Will Clinton play it safe and retreat to protecting the battleground states or will the campaign expand, and at the least, stretch the alleged and increasingly fictional Trump campaign even further? Answer (according to the NYTimes): expand.
"Signaling extraordinary confidence in Mrs. Clinton’s electoral position and a new determination to deliver a punishing message to Mr. Trump and Republicans about his racially tinged campaign, her aides said Monday that she would aggressively compete in Arizona, a state with a growing Hispanic population that has been ground zero for the country’s heated debate over immigration."

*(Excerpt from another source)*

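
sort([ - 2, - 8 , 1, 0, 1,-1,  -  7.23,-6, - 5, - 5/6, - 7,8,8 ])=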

In addition the Clinton campaign is spending extra bucks to turn out Dems in Indiana and Missouri. Clinton herself will schedule campaign stops in Arizona, which the Times story said was aimed at winning the state rather than defeating John McCain in his Senate reelection. That may have changed later on Monday when McCain vowed that if the Senate stays GOPer, they will defeat any Clinton appointee to the Supreme Court. I suspect that this may have hurt him more than helped in his own race.
While Clinton and Dems go on offense, the Rs are on their heels playing defense.
They are reportedly scrambling just to keep control of the House. The Koch Bros network is working overtime to save R Senate seats. The Kochs don't mention Trump, and he's put some of the House races in play.
For Trump, it's not always about the big trends. The Trump campaign missed the voter guide deadline in suddenly competitive Alaska, and Ohio's R Sec of State went on NPR to maintain that the election absolutely cannot be rigged, contra his Trumpness. These are small indications that in close races, Trump won't have the backup he may need.
The polls continue to look good for Clinton. New national polls (Up by 8 pts. in a George Washington U. Battleground poll, up by 12 points in Monmouth poll, up by 9 in the CBS News poll) and state polls (ahead in PA, Colo, Nevada, NC, FLA, tied or slightly behind in Ohio (though other polls had her ahead); ahead in Arizona, tied or virtually tied in Utah and Alaska) add more impetus to the L word talk.
Incidentally, in a couple of these recent national polls, Trump is stuck at 38%--which has been my estimate.
But there's one more debate (Wednesday) and a new Trump talking point, besides that the world is against him. In an FBI info dump, there's an assertion by an unnamed (and now retired) FBI agent that a State Department official offered a quid pro quo in order to have an email Clinton received not be classified as secret. Trump is railing about this already, aided by the wording of early reports, including in the WPost, which made it sound as if the charge were proved.
But the Obama administration insists there is much less here than meets the eye. As the Atlantic reports: The State Department maintains that it was the now-retired FBI official who brought up the “quid pro quo,” an assertion later backed up by the Bureau itself. Republicans and the Trump campaign have seized on the notes to allege a State Department coverup."
Factually, neither the quid or the quo actually happened, but a note by an ex-agent with a faulty memory or an agenda is enough for the rabid alt.right. Clinton is going to have to deal with this at the debate, with more skill than she has some previous charges.
Because of this, Clinton needs a debate win to keep the "Trump Death March" narrative going, since the media would love it if they could inject some uncertainty into the weeks before Nov. 8.
Meanwhile, gazing at Donaldworld, Jonathan Chiat debated with himself the proposition: (as T. Goddard put it) is Trump crazy, or just acting crazy because he wants to start a TV network? (Josh Marshall wrote that either way, the TV thing probably would fail. Ryan Lizza agreed.)
And as usual, Borowitz had a different take on it, with his mock headline: Nation Fears Drug Test Would Reveal Trump Not on Drugs.